Человек должен жить | страница 71



— Что с сыном? — спросил я женщину.

— Не знаю. Ничего не знаю.

Губы ребенка не двигались.

— Он же не дышит! — сказал Гринин.

— Может, он подавился костью? — спросил я.

— Зачем вы сюда его принесли? — крикнул Гринин. Лицо его выражало испуг и растерянность.

— Рассказывайте быстрее. Что с ним? — потребовал я.

— Он второй день ничего не ест, только чай пьет. Больше ничего не знаю.

— Надо осмотреть горло, — сказал Захаров.

Мы начали осматривать рот ребенка — ничего плохого. Тогда я засунул ему палец в рот: может быть, удастся нащупать кость? Кости не было.

Попробовал руки Гриши — холодные, посмотрел на ногти — синеватые. Приоткрыл веки — глаза мутные. Меня обдало холодом.

Я схватил тонкую ручку мальчика. Пульса не было. Но вот опять пульс. Слабый, такой слабенький, что его едва ощущали кончики пальцев. Я чувствовал, с какими огромными усилиями вконец ослабшее сердце проталкивает кровь. Жив Гришка! Но тут снова пульс пропал, он исчез совсем, и сколько я ни искал, найти не мог. Я подумал, что пульса и не было вовсе, что мне это лишь показалось. Наверно, это был не его пульс, а мой, пульсация мелких сосудов в моих пальцах.

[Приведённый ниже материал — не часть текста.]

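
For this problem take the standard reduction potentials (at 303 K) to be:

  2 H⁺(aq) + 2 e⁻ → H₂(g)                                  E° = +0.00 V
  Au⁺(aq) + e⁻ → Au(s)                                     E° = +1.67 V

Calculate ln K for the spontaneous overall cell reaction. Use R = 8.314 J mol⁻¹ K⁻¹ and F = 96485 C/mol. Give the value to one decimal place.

Cathode: Au⁺/Au; anode: H⁺/H₂. E°cell = (+1.67) − (+0.00) = +1.67 V, with n = 2.
ΔG° = −nFE° = −RT ln K, so ln K = nFE°/(RT) = (2)(96485)(+1.67) / ((8.314)(303)) = 127.924.

127.9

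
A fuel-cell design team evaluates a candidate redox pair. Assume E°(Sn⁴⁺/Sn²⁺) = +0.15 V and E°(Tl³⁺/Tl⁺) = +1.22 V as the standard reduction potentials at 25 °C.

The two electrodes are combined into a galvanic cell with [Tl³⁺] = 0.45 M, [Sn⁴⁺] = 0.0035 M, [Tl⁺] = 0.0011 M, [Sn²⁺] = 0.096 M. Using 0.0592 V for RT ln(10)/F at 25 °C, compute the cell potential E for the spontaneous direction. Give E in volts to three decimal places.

Tl³⁺/Tl⁺ is the cathode (higher E°), Sn⁴⁺/Sn²⁺ the anode: E°cell = +1.22 − (+0.15) = +1.07 V, n = 2.
Overall: Tl³⁺(aq) + Sn²⁺(aq) → Tl⁺(aq) + Sn⁴⁺(aq)
Q = [Tl⁺]·[Sn⁴⁺] / ([Tl³⁺]·[Sn²⁺]); log Q = -4.050.
E = E° − (0.0592/n) log Q = +1.07 − (0.0592/2)(-4.050) = +1.190 V.

+1.190 V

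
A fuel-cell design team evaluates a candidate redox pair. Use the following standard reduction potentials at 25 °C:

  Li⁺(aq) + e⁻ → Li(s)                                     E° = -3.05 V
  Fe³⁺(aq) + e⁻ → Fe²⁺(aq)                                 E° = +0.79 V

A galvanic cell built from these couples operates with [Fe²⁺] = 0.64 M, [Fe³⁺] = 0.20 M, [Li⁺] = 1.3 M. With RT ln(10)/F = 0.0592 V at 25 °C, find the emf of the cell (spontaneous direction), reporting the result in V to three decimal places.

+3.803 V

Fe³⁺/Fe²⁺ is the cathode (higher E°), Li⁺/Li the anode: E°cell = +0.79 − (-3.05) = +3.84 V, n = 1.
Overall: Fe³⁺(aq) + Li(s) → Fe²⁺(aq) + Li⁺(aq)
Q = [Fe²⁺]·[Li⁺] / ([Fe³⁺]); log Q = 0.619.
E = E° − (0.0592/n) log Q = +3.84 − (0.0592/1)(0.619) = +3.803 V.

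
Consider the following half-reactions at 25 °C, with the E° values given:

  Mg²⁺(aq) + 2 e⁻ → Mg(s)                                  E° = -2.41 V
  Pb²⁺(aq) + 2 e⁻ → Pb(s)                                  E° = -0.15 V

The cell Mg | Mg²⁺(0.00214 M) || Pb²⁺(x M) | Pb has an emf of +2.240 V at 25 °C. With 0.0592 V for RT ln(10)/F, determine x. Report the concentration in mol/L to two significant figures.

Pb²⁺/Pb is the cathode, Mg²⁺/Mg the anode: E°cell = +2.26 V, n = 2.
Overall reaction: Pb²⁺(aq) + Mg(s) → Pb(s) + Mg²⁺(aq); Q = [Mg²⁺]^1/[Pb²⁺]^1.
From E = E° − (0.0592/n) log Q: log Q = (E° − E)·n/0.0592 = (+2.26 − (+2.240))·2/0.0592 = 0.6757.
So 1·log[Pb²⁺] = 1·log(0.00214) − log Q = -2.6696 − (0.6757) = -3.3453; [Pb²⁺] = 10^(-3.3453) ≈ 0.00045 M.

0.00045 M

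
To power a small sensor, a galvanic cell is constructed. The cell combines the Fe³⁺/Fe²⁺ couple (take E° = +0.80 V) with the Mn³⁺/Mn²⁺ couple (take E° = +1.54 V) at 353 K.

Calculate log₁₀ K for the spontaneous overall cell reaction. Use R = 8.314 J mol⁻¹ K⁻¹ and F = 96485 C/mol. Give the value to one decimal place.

Cathode: Mn³⁺/Mn²⁺; anode: Fe³⁺/Fe²⁺. E°cell = (+1.54) − (+0.80) = +0.74 V, with n = 1.
ΔG° = −nFE° = −RT ln K, so ln K = nFE°/(RT) = (1)(96485)(+0.74) / ((8.314)(353)) = 24.328.
log₁₀ K = 24.328 / ln 10 = 10.6.

10.6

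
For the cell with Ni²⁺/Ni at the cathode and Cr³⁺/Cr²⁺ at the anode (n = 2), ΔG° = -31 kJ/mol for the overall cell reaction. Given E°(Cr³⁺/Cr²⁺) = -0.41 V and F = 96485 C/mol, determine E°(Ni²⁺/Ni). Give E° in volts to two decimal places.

E°cell = −ΔG°/(nF) = −(-31×10³)/((2)(96485)) = +0.161 V.
Since Ni²⁺/Ni is the cathode and Cr³⁺/Cr²⁺ the anode, E°cell = E°(Ni²⁺/Ni) − E°(Cr³⁺/Cr²⁺).
So E°(Ni²⁺/Ni) = E°cell + E°(Cr³⁺/Cr²⁺) = +0.161 + (-0.41) = -0.25 V.

-0.25 V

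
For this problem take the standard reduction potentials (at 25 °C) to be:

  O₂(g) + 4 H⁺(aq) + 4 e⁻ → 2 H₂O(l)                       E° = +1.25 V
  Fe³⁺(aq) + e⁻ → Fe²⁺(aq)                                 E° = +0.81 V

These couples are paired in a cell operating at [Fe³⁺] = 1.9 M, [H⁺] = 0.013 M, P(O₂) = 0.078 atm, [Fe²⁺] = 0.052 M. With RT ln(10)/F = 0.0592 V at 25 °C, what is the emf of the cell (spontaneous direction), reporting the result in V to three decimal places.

O₂/H₂O is the cathode (higher E°), Fe³⁺/Fe²⁺ the anode: E°cell = +1.25 − (+0.81) = +0.44 V, n = 4.
Overall: O₂(g) + 4 H⁺(aq) + 4 Fe²⁺(aq) → 2 H₂O(l) + 4 Fe³⁺(aq)
Q = [Fe³⁺]^4 / (P(O₂)·[H⁺]^4·[Fe²⁺]^4); log Q = 14.903.
E = E° − (0.0592/n) log Q = +0.44 − (0.0592/4)(14.903) = +0.219 V.

+0.219 V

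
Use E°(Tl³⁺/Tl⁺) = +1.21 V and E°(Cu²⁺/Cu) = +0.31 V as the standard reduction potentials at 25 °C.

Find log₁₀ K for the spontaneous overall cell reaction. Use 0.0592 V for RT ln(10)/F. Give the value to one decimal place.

Cathode: Tl³⁺/Tl⁺; anode: Cu²⁺/Cu. E°cell = +0.90 V, n = 2.
log K = nE°cell / 0.0592 = (2)(+0.90) / 0.0592 = 30.4.

30.4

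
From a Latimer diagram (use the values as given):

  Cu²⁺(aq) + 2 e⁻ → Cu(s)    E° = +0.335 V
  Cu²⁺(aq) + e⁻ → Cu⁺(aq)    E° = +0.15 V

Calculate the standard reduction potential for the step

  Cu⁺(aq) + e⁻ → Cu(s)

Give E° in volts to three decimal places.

Sequential free energies add, so n₃E°₃ = n₁E°₁ + n₂E°₂.
With n₃ = 2, and the known step contributing 1×(+0.15) V, the unknown satisfies 1·E° = 2×(+0.335) − 1×(+0.15) = +0.520.
E° = +0.520 / 1 = +0.520 V.

+0.520 V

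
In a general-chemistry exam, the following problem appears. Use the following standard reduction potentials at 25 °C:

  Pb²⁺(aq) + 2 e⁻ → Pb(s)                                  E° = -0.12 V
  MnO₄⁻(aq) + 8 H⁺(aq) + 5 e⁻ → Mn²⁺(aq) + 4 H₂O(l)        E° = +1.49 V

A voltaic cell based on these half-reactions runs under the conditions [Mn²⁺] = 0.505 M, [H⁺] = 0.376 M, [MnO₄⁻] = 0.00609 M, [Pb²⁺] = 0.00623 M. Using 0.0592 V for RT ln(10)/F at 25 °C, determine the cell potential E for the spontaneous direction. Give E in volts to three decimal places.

MnO₄⁻/Mn²⁺ is the cathode (higher E°), Pb²⁺/Pb the anode: E°cell = +1.49 − (-0.12) = +1.61 V, n = 10.
Overall: 2 MnO₄⁻(aq) + 16 H⁺(aq) + 5 Pb(s) → 2 Mn²⁺(aq) + 8 H₂O(l) + 5 Pb²⁺(aq)
Q = [Mn²⁺]^2·[Pb²⁺]^5 / ([MnO₄⁻]^2·[H⁺]^16); log Q = -0.393.
E = E° − (0.0592/n) log Q = +1.61 − (0.0592/10)(-0.393) = +1.612 V.

+1.612 V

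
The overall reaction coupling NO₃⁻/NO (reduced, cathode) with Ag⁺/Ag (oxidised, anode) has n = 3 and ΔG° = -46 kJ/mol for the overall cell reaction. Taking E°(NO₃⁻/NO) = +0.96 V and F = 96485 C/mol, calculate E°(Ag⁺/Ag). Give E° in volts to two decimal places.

E°cell = −ΔG°/(nF) = −(-46×10³)/((3)(96485)) = +0.159 V.
Since NO₃⁻/NO is the cathode and Ag⁺/Ag the anode, E°cell = E°(NO₃⁻/NO) − E°(Ag⁺/Ag).
So E°(Ag⁺/Ag) = E°(NO₃⁻/NO) − E°cell = (+0.96) − (+0.159) = +0.80 V.

+0.80 V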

Я стоял возле стола и смотрел на синеющее лицо мальчика. Я с радостью отдал бы ему свое сердце, вот сейчас, в эти секунды.

Пульса не стало, и Гриши не стало. Он должен был жить. Я должен был его спасти и не смог!..

ЧАСТЬ ВТОРАЯ

ПРОДОЛЖАЕТ ПОВЕСТЬ ЮРА ГРИНИН

…На кой черт она его сюда притащила! Каша ревет, как последняя баба. Я всегда считал, что этот парень — тряпка. Пещерное ископаемое, неорганизованная материя. Если врач будет проливать слезы над каждым больным, его ненадолго хватит.

А впрочем, есть над чем зареветь. Труп в студенческом общежитии! Вся практика замарана. Вот о чем стоит реветь.

Захаров все еще возится у мальчишки. Захаров-то не способен пустить слезу: как-никак доблестный артиллерист. Ищет пульс, а точнее — вчерашний день. Зачем ищет? Место мальчишки в морге. Вадим Павлович завтра будет потирать руки.

Черт знает что! Надо кончать возню.

Я подошел к столу.

— Захаров!

Он не ответил, не поднял головы. Его пальцы, еще мгновение назад искавшие, вдруг застыли. Пальцы прислушивались. Он взглянул на меня:

— Жив!

Невероятно! Моя рука сама собой оказалась на запястье мальчишки.

— Поймал? — спрашивает Захаров.

— Пульс есть, — отвечаю.

Захаров распрямил спину, у него был торжествующий взгляд.

— А сердце ведь раздумывает, работать или нет.

Подбежал Каша и прямо впился пальцами в правую руку мальчишки.